DAYTON, Ohio (WDTN) – Some major retailers have pulled Halloween costumes after some people found them offensive.
This week, Walmart pulled ‘suicide scars’ after mental health advocates voiced concerns.
Local psychiatrists want to remind trick-or-treaters and parents to be sensitive to what others may be experiencing.
Dr. Neal Dunsieth says mental illness is a health condition, not Halloween entertainment.
“The industry has a lot of these costumes out there. Bloody nurse or straight-jacket costumes,” said Dunsieth, chief clinical officer with the Montgomery County Alcohol Drug and Mental Health Services board.

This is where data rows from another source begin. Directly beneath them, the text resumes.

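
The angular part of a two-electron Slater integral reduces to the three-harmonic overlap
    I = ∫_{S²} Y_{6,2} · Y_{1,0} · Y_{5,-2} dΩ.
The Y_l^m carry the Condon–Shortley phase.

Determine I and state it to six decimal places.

Checks pass: Σm=0; 12 even; l₃=5∈[5,7].
(2·6+1)(2·1+1)(2·5+1) = 429
Δ: 2! 10! 0! / 13! → 1/858
sum: t=1:−1/14400 = -1/14400
3j²(6 1 5; 0 0 0) = Δ·Π!·Σ² = 6/143  (sign +1)
sum: t=1:−1/30240 = -1/30240
3j²(6 1 5; 2 0 -2) = Δ·Π!·Σ² = 16/429  (sign +1)
combine: 4πI² = 429·6/143·16/429 = 96/143
take √, sign +1: I = 0.23113338

0.231133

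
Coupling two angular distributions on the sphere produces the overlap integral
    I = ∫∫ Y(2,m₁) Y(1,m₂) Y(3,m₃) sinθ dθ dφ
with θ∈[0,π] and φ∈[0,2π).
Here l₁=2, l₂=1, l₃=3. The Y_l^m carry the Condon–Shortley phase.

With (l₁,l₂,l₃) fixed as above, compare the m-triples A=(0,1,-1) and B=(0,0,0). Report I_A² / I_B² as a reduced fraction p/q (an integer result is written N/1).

Same 2,1,3: normalisation and zero-m 3j drop out of the ratio.
A: Δ: 0! 4! 2! / 7! → 1/105; sum: t=0:+1/8 = 1/8; 3j²(2 1 3; 0 1 -1) = Δ·Π!·Σ² = 2/35  (sign +1)
B: Δ: 0! 4! 2! / 7! → 1/105; sum: t=0:+1/4 = 1/4; 3j²(2 1 3; 0 0 0) = Δ·Π!·Σ² = 3/35  (sign -1)
I_A²/I_B² = (2/35)/(3/35) = 2/3

2/3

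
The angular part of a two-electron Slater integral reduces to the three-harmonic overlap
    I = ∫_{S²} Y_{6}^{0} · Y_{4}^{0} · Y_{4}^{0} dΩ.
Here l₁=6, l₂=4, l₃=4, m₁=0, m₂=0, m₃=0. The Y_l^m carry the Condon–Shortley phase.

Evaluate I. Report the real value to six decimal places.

0.142253

Checks pass: Σm=0; 14 even; l₃=4∈[2,10].
(2·6+1)(2·4+1)(2·4+1) = 1053
Δ: 6! 6! 2! / 15! → 1/1261260
sum: t=2:+1/4608 t=3:−1/1296 t=4:+1/4608 = -7/20736
3j²(6 4 4; 0 0 0) = Δ·Π!·Σ² = 20/1287  (sign -1)
(m-triple is (0,0,0) — same symbol as above.)
combine: 4πI² = 1053·20/1287·20/1287 = 400/1573
take √, sign +1: I = 0.14225276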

The ‘psych ward’ themed costumes are at almost every Halloween store and can be found in bulk online. Dunsieth says the costumes can trigger people with mental health issues like post-traumatic stress disorder to act out or hurt their feelings.
“Some of the costumes really stigmatize mental illness,” he said.
Dunsieth believes terms like ‘nuts’, ‘psycho’ and ‘crazy’ are used too loosely in society.
“They’re are hurtful words. They are charged enough that when a person with mental issues hears them, it really does have an effect.”
When it comes to choosing a Halloween costume, Dunsieth says if you can’t talk your kid out of a ‘psych ward’ outfit talk to them about it.
“At least make it a conversation. Make them think about what they are doing and what they are representing,” he said.
Tips on how to talk to your kids about mental illness:
- Cover the basics. It’s often helpful to start with simple facts about mental illnesses and dispel some of the common myths surrounding them.
- Keep the child’s age and maturity level in mind.
- Make sure your kids feel safe and secure.